Les riches gisements de chromite et autres métaux exploités par Noront seront envoyés dans l’usine choisie.

Le Grand Sudbury propose que l’usine soit construite à Coniston sur le site des anciennes installations de la minière Inco.

La ville a de plus développé le projet en collaboration avec les Premières Nations Atikameksheng Anishnawbek et Wahnapitae, dont les territoires sont adjacents au site proposé.

« La collaboration avec les communautés autochtones est désormais vitale dans l’industrie », explique Liam McGill.

Le directeur des investissements et du développement économique ajoute que Sudbury possède tous les atouts pour une telle usine, avec une voie ferrée, des infrastructures déjà existantes, et une main-d’œuvre qualifiée.

Il estime que la fonderie créerait environ 350 emplois permanents et 150 emplois indirects dans la région.

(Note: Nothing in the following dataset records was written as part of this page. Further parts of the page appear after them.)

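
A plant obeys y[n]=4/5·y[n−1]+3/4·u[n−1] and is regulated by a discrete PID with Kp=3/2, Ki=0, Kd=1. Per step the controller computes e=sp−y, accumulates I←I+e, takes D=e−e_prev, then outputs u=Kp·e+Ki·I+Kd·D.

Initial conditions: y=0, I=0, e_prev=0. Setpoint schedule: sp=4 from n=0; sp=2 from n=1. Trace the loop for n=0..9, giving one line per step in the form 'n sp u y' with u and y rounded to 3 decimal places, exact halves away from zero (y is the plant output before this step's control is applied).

0 4 10.000 0.000
1 2 -17.750 7.500
2 2 28.781 -7.313
3 2 -43.652 15.736
4 2 69.112 -20.151
5 2 -106.435 35.714
6 2 166.852 -51.255
7 2 -258.592 84.135
8 2 403.725 -126.636
9 2 -627.348 201.485

(exact arithmetic carried between steps; '≈' marks a value shown rounded to 6 d.p. or computed from one; I and e_prev carry over from the previous line; the table rounds u and y to 3 d.p., halves away from zero)
n=0: y=0, sp=4, e=sp−y=4; I=4, D=e−e_prev=4; u=3/2·4+0·4+1·4=10; next y=4/5·0+3/4·10=7.5
n=1: y=7.5, sp=2, e=sp−y=-5.5; I=-1.5, D=e−e_prev=-9.5; u=3/2·(-5.5)+0·(-1.5)+1·(-9.5)=-17.75; next y=4/5·7.5+3/4·(-17.75)=-7.3125
n=2: y=-7.3125, sp=2, e=sp−y=9.3125; I=7.8125, D=e−e_prev=14.8125; u=3/2·9.3125+0·7.8125+1·14.8125=28.78125; next y=4/5·(-7.3125)+3/4·28.78125≈15.735938
n=3: y≈15.735938, sp=2, e=sp−y≈-13.735938; I≈-5.923438, D=e−e_prev≈-23.048438; u=3/2·(-13.735938)+0·(-5.923438)+1·(-23.048438)≈-43.652344; next y=4/5·15.735938+3/4·(-43.652344)≈-20.150508
n=4: y≈-20.150508, sp=2, e=sp−y≈22.150508; I≈16.227070, D=e−e_prev≈35.886445; u=3/2·22.150508+0·16.227070+1·35.886445≈69.112207; next y=4/5·(-20.150508)+3/4·69.112207≈35.713749
n=5: y≈35.713749, sp=2, e=sp−y≈-33.713749; I≈-17.486679, D=e−e_prev≈-55.864257; u=3/2·(-33.713749)+0·(-17.486679)+1·(-55.864257)≈-106.434880; next y=4/5·35.713749+3/4·(-106.434880)≈-51.255161
n=6: y≈-51.255161, sp=2, e=sp−y≈53.255161; I≈35.768482, D=e−e_prev≈86.968910; u=3/2·53.255161+0·35.768482+1·86.968910≈166.851652; next y=4/5·(-51.255161)+3/4·166.851652≈84.134610
n=7: y≈84.134610, sp=2, e=sp−y≈-82.134610; I≈-46.366128, D=e−e_prev≈-135.389771; u=3/2·(-82.134610)+0·(-46.366128)+1·(-135.389771)≈-258.591686; next y=4/5·84.134610+3/4·(-258.591686)≈-126.636076
n=8: y≈-126.636076, sp=2, e=sp−y≈128.636076; I≈82.269949, D=e−e_prev≈210.770686; u=3/2·128.636076+0·82.269949+1·210.770686≈403.724801; next y=4/5·(-126.636076)+3/4·403.724801≈201.484740
n=9: y≈201.484740, sp=2, e=sp−y≈-199.484740; I≈-117.214791, D=e−e_prev≈-328.120816; u=3/2·(-199.484740)+0·(-117.214791)+1·(-328.120816)≈-627.347925; next y=4/5·201.484740+3/4·(-627.347925)≈-309.323152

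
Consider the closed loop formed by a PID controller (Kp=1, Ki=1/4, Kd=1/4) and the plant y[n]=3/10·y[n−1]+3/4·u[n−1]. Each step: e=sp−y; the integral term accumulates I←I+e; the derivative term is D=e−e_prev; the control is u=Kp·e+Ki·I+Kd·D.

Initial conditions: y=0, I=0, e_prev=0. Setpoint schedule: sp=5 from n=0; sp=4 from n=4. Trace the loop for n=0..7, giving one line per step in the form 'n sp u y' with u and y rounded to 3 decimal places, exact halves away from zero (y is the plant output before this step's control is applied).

(exact arithmetic carried between steps; '≈' marks a value shown rounded to 6 d.p. or computed from one; I and e_prev carry over from the previous line; the table rounds u and y to 3 d.p., halves away from zero)
n=0: y=0, sp=5, e=sp−y=5; I=5, D=e−e_prev=5; u=1·5+1/4·5+1/4·5=7.5; next y=3/10·0+3/4·7.5=5.625
n=1: y=5.625, sp=5, e=sp−y=-0.625; I=4.375, D=e−e_prev=-5.625; u=1·(-0.625)+1/4·4.375+1/4·(-5.625)=-0.9375; next y=3/10·5.625+3/4·(-0.9375)=0.984375
n=2: y=0.984375, sp=5, e=sp−y=4.015625; I=8.390625, D=e−e_prev=4.640625; u=1·4.015625+1/4·8.390625+1/4·4.640625≈7.273438; next y=3/10·0.984375+3/4·7.273438≈5.750391
n=3: y≈5.750391, sp=5, e=sp−y≈-0.750391; I≈7.640234, D=e−e_prev≈-4.766016; u=1·(-0.750391)+1/4·7.640234+1/4·(-4.766016)≈-0.031836; next y=3/10·5.750391+3/4·(-0.031836)≈1.701240
n=4: y≈1.701240, sp=4, e=sp−y≈2.298760; I≈9.938994, D=e−e_prev≈3.049150; u=1·2.298760+1/4·9.938994+1/4·3.049150≈5.545796; next y=3/10·1.701240+3/4·5.545796≈4.669719
n=5: y≈4.669719, sp=4, e=sp−y≈-0.669719; I≈9.269275, D=e−e_prev≈-2.968479; u=1·(-0.669719)+1/4·9.269275+1/4·(-2.968479)≈0.905480; next y=3/10·4.669719+3/4·0.905480≈2.080026
n=6: y≈2.080026, sp=4, e=sp−y≈1.919974; I≈11.189249, D=e−e_prev≈2.589693; u=1·1.919974+1/4·11.189249+1/4·2.589693≈5.364710; next y=3/10·2.080026+3/4·5.364710≈4.647540
n=7: y≈4.647540, sp=4, e=sp−y≈-0.647540; I≈10.541709, D=e−e_prev≈-2.567514; u=1·(-0.647540)+1/4·10.541709+1/4·(-2.567514)≈1.346009; next y=3/10·4.647540+3/4·1.346009≈2.403768

0 5 7.500 0.000
1 5 -0.938 5.625
2 5 7.273 0.984
3 5 -0.032 5.750
4 4 5.546 1.701
5 4 0.905 4.670
6 4 5.365 2.080
7 4 1.346 4.648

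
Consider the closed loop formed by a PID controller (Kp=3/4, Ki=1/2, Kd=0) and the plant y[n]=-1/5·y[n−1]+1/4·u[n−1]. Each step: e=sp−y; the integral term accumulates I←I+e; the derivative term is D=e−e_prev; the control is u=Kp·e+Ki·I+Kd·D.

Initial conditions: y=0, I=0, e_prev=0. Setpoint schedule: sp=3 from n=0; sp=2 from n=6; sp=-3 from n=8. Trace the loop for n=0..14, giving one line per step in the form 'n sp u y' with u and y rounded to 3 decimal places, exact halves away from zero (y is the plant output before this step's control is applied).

(exact arithmetic carried between steps; '≈' marks a value shown rounded to 6 d.p. or computed from one; I and e_prev carry over from the previous line; the table rounds u and y to 3 d.p., halves away from zero)
n=0: y=0, sp=3, e=sp−y=3; I=3, D=e−e_prev=3; u=3/4·3+1/2·3+0·3=3.75; next y=-1/5·0+1/4·3.75=0.9375
n=1: y=0.9375, sp=3, e=sp−y=2.0625; I=5.0625, D=e−e_prev=-0.9375; u=3/4·2.0625+1/2·5.0625+0·(-0.9375)=4.078125; next y=-1/5·0.9375+1/4·4.078125≈0.832031
n=2: y≈0.832031, sp=3, e=sp−y≈2.167969; I≈7.230469, D=e−e_prev≈0.105469; u=3/4·2.167969+1/2·7.230469+0·0.105469≈5.241211; next y=-1/5·0.832031+1/4·5.241211≈1.143896
n=3: y≈1.143896, sp=3, e=sp−y≈1.856104; I≈9.086572, D=e−e_prev≈-0.311865; u=3/4·1.856104+1/2·9.086572+0·(-0.311865)≈5.935364; next y=-1/5·1.143896+1/4·5.935364≈1.255062
n=4: y≈1.255062, sp=3, e=sp−y≈1.744938; I≈10.831511, D=e−e_prev≈-0.111165; u=3/4·1.744938+1/2·10.831511+0·(-0.111165)≈6.724459; next y=-1/5·1.255062+1/4·6.724459≈1.430102
n=5: y≈1.430102, sp=3, e=sp−y≈1.569898; I≈12.401408, D=e−e_prev≈-0.175041; u=3/4·1.569898+1/2·12.401408+0·(-0.175041)≈7.378127; next y=-1/5·1.430102+1/4·7.378127≈1.558511
n=6: y≈1.558511, sp=2, e=sp−y≈0.441489; I≈12.842897, D=e−e_prev≈-1.128409; u=3/4·0.441489+1/2·12.842897+0·(-1.128409)≈6.752565; next y=-1/5·1.558511+1/4·6.752565≈1.376439
n=7: y≈1.376439, sp=2, e=sp−y≈0.623561; I≈13.466458, D=e−e_prev≈0.182072; u=3/4·0.623561+1/2·13.466458+0·0.182072≈7.200900; next y=-1/5·1.376439+1/4·7.200900≈1.524937
n=8: y≈1.524937, sp=-3, e=sp−y≈-4.524937; I≈8.941521, D=e−e_prev≈-5.148498; u=3/4·(-4.524937)+1/2·8.941521+0·(-5.148498)≈1.077058; next y=-1/5·1.524937+1/4·1.077058≈-0.035723
n=9: y≈-0.035723, sp=-3, e=sp−y≈-2.964277; I≈5.977244, D=e−e_prev≈1.560660; u=3/4·(-2.964277)+1/2·5.977244+0·1.560660≈0.765414; next y=-1/5·(-0.035723)+1/4·0.765414≈0.198498
n=10: y≈0.198498, sp=-3, e=sp−y≈-3.198498; I≈2.778746, D=e−e_prev≈-0.234221; u=3/4·(-3.198498)+1/2·2.778746+0·(-0.234221)≈-1.009501; next y=-1/5·0.198498+1/4·(-1.009501)≈-0.292075
n=11: y≈-0.292075, sp=-3, e=sp−y≈-2.707925; I≈0.070820, D=e−e_prev≈0.490573; u=3/4·(-2.707925)+1/2·0.070820+0·0.490573≈-1.995534; next y=-1/5·(-0.292075)+1/4·(-1.995534)≈-0.440468
n=12: y≈-0.440468, sp=-3, e=sp−y≈-2.559532; I≈-2.488711, D=e−e_prev≈0.148394; u=3/4·(-2.559532)+1/2·(-2.488711)+0·0.148394≈-3.164004; next y=-1/5·(-0.440468)+1/4·(-3.164004)≈-0.702907
n=13: y≈-0.702907, sp=-3, e=sp−y≈-2.297093; I≈-4.785804, D=e−e_prev≈0.262439; u=3/4·(-2.297093)+1/2·(-4.785804)+0·0.262439≈-4.115721; next y=-1/5·(-0.702907)+1/4·(-4.115721)≈-0.888349
n=14: y≈-0.888349, sp=-3, e=sp−y≈-2.111651; I≈-6.897455, D=e−e_prev≈0.185441; u=3/4·(-2.111651)+1/2·(-6.897455)+0·0.185441≈-5.032466; next y=-1/5·(-0.888349)+1/4·(-5.032466)≈-1.080447

0 3 3.750 0.000
1 3 4.078 0.938
2 3 5.241 0.832
3 3 5.935 1.144
4 3 6.724 1.255
5 3 7.378 1.430
6 2 6.753 1.559
7 2 7.201 1.376
8 -3 1.077 1.525
9 -3 0.765 -0.036
10 -3 -1.010 0.198
11 -3 -1.996 -0.292
12 -3 -3.164 -0.440
13 -3 -4.116 -0.703
14 -3 -5.032 -0.888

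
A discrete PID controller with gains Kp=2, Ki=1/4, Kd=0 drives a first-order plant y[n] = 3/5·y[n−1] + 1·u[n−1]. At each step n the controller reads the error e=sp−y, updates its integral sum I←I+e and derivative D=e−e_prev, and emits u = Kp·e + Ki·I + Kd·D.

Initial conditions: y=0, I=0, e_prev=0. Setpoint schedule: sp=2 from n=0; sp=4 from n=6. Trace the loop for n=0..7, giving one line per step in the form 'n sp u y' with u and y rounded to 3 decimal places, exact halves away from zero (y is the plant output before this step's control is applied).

0 2 4.500 0.000
1 2 -5.125 4.500
2 2 9.831 -2.425
3 2 -13.365 8.376
4 2 22.651 -8.340
5 2 -33.235 17.647
6 4 58.014 -22.646
7 4 -86.238 44.427

(exact arithmetic carried between steps; '≈' marks a value shown rounded to 6 d.p. or computed from one; I and e_prev carry over from the previous line; the table rounds u and y to 3 d.p., halves away from zero)
n=0: y=0, sp=2, e=sp−y=2; I=2, D=e−e_prev=2; u=2·2+1/4·2+0·2=4.5; next y=3/5·0+1·4.5=4.5
n=1: y=4.5, sp=2, e=sp−y=-2.5; I=-0.5, D=e−e_prev=-4.5; u=2·(-2.5)+1/4·(-0.5)+0·(-4.5)=-5.125; next y=3/5·4.5+1·(-5.125)=-2.425
n=2: y=-2.425, sp=2, e=sp−y=4.425; I=3.925, D=e−e_prev=6.925; u=2·4.425+1/4·3.925+0·6.925=9.83125; next y=3/5·(-2.425)+1·9.83125=8.37625
n=3: y=8.37625, sp=2, e=sp−y=-6.37625; I=-2.45125, D=e−e_prev=-10.80125; u=2·(-6.37625)+1/4·(-2.45125)+0·(-10.80125)≈-13.365313; next y=3/5·8.37625+1·(-13.365313)≈-8.339563
n=4: y≈-8.339563, sp=2, e=sp−y≈10.339563; I≈7.888313, D=e−e_prev≈16.715813; u=2·10.339563+1/4·7.888313+0·16.715813≈22.651203; next y=3/5·(-8.339563)+1·22.651203≈17.647466
n=5: y≈17.647466, sp=2, e=sp−y≈-15.647466; I≈-7.759153, D=e−e_prev≈-25.987028; u=2·(-15.647466)+1/4·(-7.759153)+0·(-25.987028)≈-33.234720; next y=3/5·17.647466+1·(-33.234720)≈-22.646240
n=6: y≈-22.646240, sp=4, e=sp−y≈26.646240; I≈18.887087, D=e−e_prev≈42.293706; u=2·26.646240+1/4·18.887087+0·42.293706≈58.014252; next y=3/5·(-22.646240)+1·58.014252≈44.426508
n=7: y≈44.426508, sp=4, e=sp−y≈-40.426508; I≈-21.539421, D=e−e_prev≈-67.072748; u=2·(-40.426508)+1/4·(-21.539421)+0·(-67.072748)≈-86.237871; next y=3/5·44.426508+1·(-86.237871)≈-59.581966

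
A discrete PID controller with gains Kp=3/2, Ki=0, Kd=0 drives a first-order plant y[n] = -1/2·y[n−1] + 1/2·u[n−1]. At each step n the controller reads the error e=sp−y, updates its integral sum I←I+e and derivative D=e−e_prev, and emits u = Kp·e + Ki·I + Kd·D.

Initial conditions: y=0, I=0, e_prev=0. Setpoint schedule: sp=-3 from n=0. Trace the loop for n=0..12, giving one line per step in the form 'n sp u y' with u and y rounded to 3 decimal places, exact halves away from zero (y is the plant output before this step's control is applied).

(exact arithmetic carried between steps; '≈' marks a value shown rounded to 6 d.p. or computed from one; I and e_prev carry over from the previous line; the table rounds u and y to 3 d.p., halves away from zero)
n=0: y=0, sp=-3, e=sp−y=-3; I=-3, D=e−e_prev=-3; u=3/2·(-3)+0·(-3)+0·(-3)=-4.5; next y=-1/2·0+1/2·(-4.5)=-2.25
n=1: y=-2.25, sp=-3, e=sp−y=-0.75; I=-3.75, D=e−e_prev=2.25; u=3/2·(-0.75)+0·(-3.75)+0·2.25=-1.125; next y=-1/2·(-2.25)+1/2·(-1.125)=0.5625
n=2: y=0.5625, sp=-3, e=sp−y=-3.5625; I=-7.3125, D=e−e_prev=-2.8125; u=3/2·(-3.5625)+0·(-7.3125)+0·(-2.8125)=-5.34375; next y=-1/2·0.5625+1/2·(-5.34375)=-2.953125
n=3: y=-2.953125, sp=-3, e=sp−y=-0.046875; I=-7.359375, D=e−e_prev=3.515625; u=3/2·(-0.046875)+0·(-7.359375)+0·3.515625≈-0.070313; next y=-1/2·(-2.953125)+1/2·(-0.070313)≈1.441406
n=4: y≈1.441406, sp=-3, e=sp−y≈-4.441406; I≈-11.800781, D=e−e_prev≈-4.394531; u=3/2·(-4.441406)+0·(-11.800781)+0·(-4.394531)≈-6.662109; next y=-1/2·1.441406+1/2·(-6.662109)≈-4.051758
n=5: y≈-4.051758, sp=-3, e=sp−y≈1.051758; I≈-10.749023, D=e−e_prev≈5.493164; u=3/2·1.051758+0·(-10.749023)+0·5.493164≈1.577637; next y=-1/2·(-4.051758)+1/2·1.577637≈2.814697
n=6: y≈2.814697, sp=-3, e=sp−y≈-5.814697; I≈-16.563721, D=e−e_prev≈-6.866455; u=3/2·(-5.814697)+0·(-16.563721)+0·(-6.866455)≈-8.722046; next y=-1/2·2.814697+1/2·(-8.722046)≈-5.768372
n=7: y≈-5.768372, sp=-3, e=sp−y≈2.768372; I≈-13.795349, D=e−e_prev≈8.583069; u=3/2·2.768372+0·(-13.795349)+0·8.583069≈4.152557; next y=-1/2·(-5.768372)+1/2·4.152557≈4.960464
n=8: y≈4.960464, sp=-3, e=sp−y≈-7.960464; I≈-21.755814, D=e−e_prev≈-10.728836; u=3/2·(-7.960464)+0·(-21.755814)+0·(-10.728836)≈-11.940697; next y=-1/2·4.960464+1/2·(-11.940697)≈-8.450581
n=9: y≈-8.450581, sp=-3, e=sp−y≈5.450581; I≈-16.305233, D=e−e_prev≈13.411045; u=3/2·5.450581+0·(-16.305233)+0·13.411045≈8.175871; next y=-1/2·(-8.450581)+1/2·8.175871≈8.313226
n=10: y≈8.313226, sp=-3, e=sp−y≈-11.313226; I≈-27.618459, D=e−e_prev≈-16.763806; u=3/2·(-11.313226)+0·(-27.618459)+0·(-16.763806)≈-16.969839; next y=-1/2·8.313226+1/2·(-16.969839)≈-12.641532
n=11: y≈-12.641532, sp=-3, e=sp−y≈9.641532; I≈-17.976927, D=e−e_prev≈20.954758; u=3/2·9.641532+0·(-17.976927)+0·20.954758≈14.462298; next y=-1/2·(-12.641532)+1/2·14.462298≈13.551915
n=12: y≈13.551915, sp=-3, e=sp−y≈-16.551915; I≈-34.528842, D=e−e_prev≈-26.193447; u=3/2·(-16.551915)+0·(-34.528842)+0·(-26.193447)≈-24.827873; next y=-1/2·13.551915+1/2·(-24.827873)≈-19.189894

0 -3 -4.500 0.000
1 -3 -1.125 -2.250
2 -3 -5.344 0.563
3 -3 -0.070 -2.953
4 -3 -6.662 1.441
5 -3 1.578 -4.052
6 -3 -8.722 2.815
7 -3 4.153 -5.768
8 -3 -11.941 4.960
9 -3 8.176 -8.451
10 -3 -16.970 8.313
11 -3 14.462 -12.642
12 -3 -24.828 13.552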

De son côté, Sault-Sainte-Marie souhaite que la fonderie s'installe sur les terrains de l'aciérie Algoma.

La ville de Timmins propose les anciennes installations du site métallurgique Kidd Creek, tandis que la ville de Thunder Bay s’est associée à la Première Nation de Fort William.

Chromite pas pour demain

Il s’écoulera des années avant qu’un premier chargement de chromite soit traité dans la fonderie convoitée.

La minière Noront doit choisir le site cette année, mais rien en garantit que ce projet deviendra réalité.

En 2012, Sudbury avait été retenu par Cliffs Natural Resources pour le même projet, mais cette compagnie s’est retirée du Cercle de feu et tout est tombé à l’eau.